Deskripsi Inovasi
Angka stunting Kabupaten Situbondo tahun 2022 berdasarkan data SSGI sebesar 30,9 persen yang mana angka tersebut tergolong tinggi dari target nasional sebesar 14 persen. Selain itu efek pandemi yang menyebar pada Maret 2020 lalu di Kabupaten Situbondo sehingga mempengaruhi daya beli masyarakat dan berdampak pada asupan nutrisi balita sebagai kelompok rentan. Upaya untuk menurunkan angka stunting di Kabupaten Situbondo perlu dilakukan inovasi Gesit Gembira (Rumah Pemulihan Gizi Situbondo Gerak Membagi Makanan Bersama) sejak tahun 2021 lalu hingga saat ini.
Tujuan GESIT Gembira
- Pengembangan layanan RPG Situbondo mendukung percepatan penurunan stunting.

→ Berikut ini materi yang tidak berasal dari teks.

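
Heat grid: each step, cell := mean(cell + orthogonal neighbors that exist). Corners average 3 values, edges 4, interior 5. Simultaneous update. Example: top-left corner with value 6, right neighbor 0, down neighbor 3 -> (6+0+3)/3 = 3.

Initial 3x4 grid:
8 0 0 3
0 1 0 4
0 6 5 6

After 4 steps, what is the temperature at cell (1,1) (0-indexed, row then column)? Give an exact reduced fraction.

Step 1: cell (1,1) = 7/5
Step 2: cell (1,1) = 109/50
Step 3: cell (1,1) = 6611/3000
Step 4: cell (1,1) = 851603/360000
Full grid after step 4:
  275903/129600 225029/108000 243709/108000 315883/129600
  1929787/864000 851603/360000 931903/360000 2492027/864000
  35317/14400 188561/72000 72727/24000 140311/43200

Answer: 851603/360000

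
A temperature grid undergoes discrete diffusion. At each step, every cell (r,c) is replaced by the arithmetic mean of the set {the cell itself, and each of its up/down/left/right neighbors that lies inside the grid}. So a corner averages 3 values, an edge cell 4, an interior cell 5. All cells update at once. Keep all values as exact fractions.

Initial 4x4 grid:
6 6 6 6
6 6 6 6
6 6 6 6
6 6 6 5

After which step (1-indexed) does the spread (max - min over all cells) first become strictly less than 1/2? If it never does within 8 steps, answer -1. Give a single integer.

Answer: 1

Derivation:
Step 1: max=6, min=17/3, spread=1/3
  -> spread < 1/2 first at step 1
Step 2: max=6, min=103/18, spread=5/18
Step 3: max=6, min=1255/216, spread=41/216
Step 4: max=6, min=37837/6480, spread=1043/6480
Step 5: max=6, min=1140847/194400, spread=25553/194400
Step 6: max=107921/18000, min=34320541/5832000, spread=645863/5832000
Step 7: max=719029/120000, min=1032118309/174960000, spread=16225973/174960000
Step 8: max=323299/54000, min=31015322017/5248800000, spread=409340783/5248800000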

- Petumbuhan dan perkembagan pasien balita stunting yang terpantau.
- Ibu pasien balita stunting memahami pengetahuan tentang tumbuh kembang balita, gizi seimbang, perilaku hidup bersih dan sehat dan stunting.
- Memberikan edukasi dan konseling pada ibu pasien balita stunting tentang menu gizi seimbang dan cara penyajiannya.

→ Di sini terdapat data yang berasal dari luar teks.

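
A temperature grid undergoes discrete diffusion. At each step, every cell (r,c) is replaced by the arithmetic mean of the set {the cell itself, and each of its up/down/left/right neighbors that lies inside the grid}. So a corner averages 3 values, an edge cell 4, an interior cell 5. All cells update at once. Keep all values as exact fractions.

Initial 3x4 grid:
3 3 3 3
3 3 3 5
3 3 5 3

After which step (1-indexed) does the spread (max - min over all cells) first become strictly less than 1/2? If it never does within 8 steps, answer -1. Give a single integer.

Step 1: max=13/3, min=3, spread=4/3
Step 2: max=153/40, min=3, spread=33/40
Step 3: max=4099/1080, min=3, spread=859/1080
Step 4: max=236003/64800, min=2779/900, spread=7183/12960
Step 5: max=14003077/3888000, min=168211/54000, spread=378377/777600
  -> spread < 1/2 first at step 5
Step 6: max=825501623/233280000, min=1709789/540000, spread=3474911/9331200
Step 7: max=49073200357/13996800000, min=155253989/48600000, spread=174402061/559872000
Step 8: max=2916708566063/839808000000, min=18807816727/5832000000, spread=1667063659/6718464000

Answer: 5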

- Memberikan pendidikan gizi kesehatan dan pengasuhan bagi orangtua pasien balita stunting.
- Mendekatkan pelayanan dengan melakukan kunjungan rumah.
Manfaat Gesit Gembira
- Dengan Gesit Gembira pasien tetap mendapat pelayanan, terpantau status gizi, dan kesehatannya.
- Mengetahui peningkatan status gizi dan kesehatan balita melalui pengukuran antropometri.
- Menambah pengetahuan orang tua pasien tentang tumbuh kembang balita, gizi seimbang, dan perilaku hidup bersih dan sehat.
- Ibu balita mengerti tentang menu gizi seimbang dan cara penyajiannya dan menerapkannya dalam pemberian makan anak.
- Rumah Pemulihan Gizi Situbondo dengan fungsi fasilitasi dapat menyelesaikan permasalahan gizi di masyarakat yang tidak dapat diselesaikan oleh Puskesmas dan jaringannya.
- RPG Situbondo Sebagai contoh praktik baik, menjadi rujukan kabupaten lain/institusi pendidikan untuk belajar penanganan masalah gizi terintegrasi.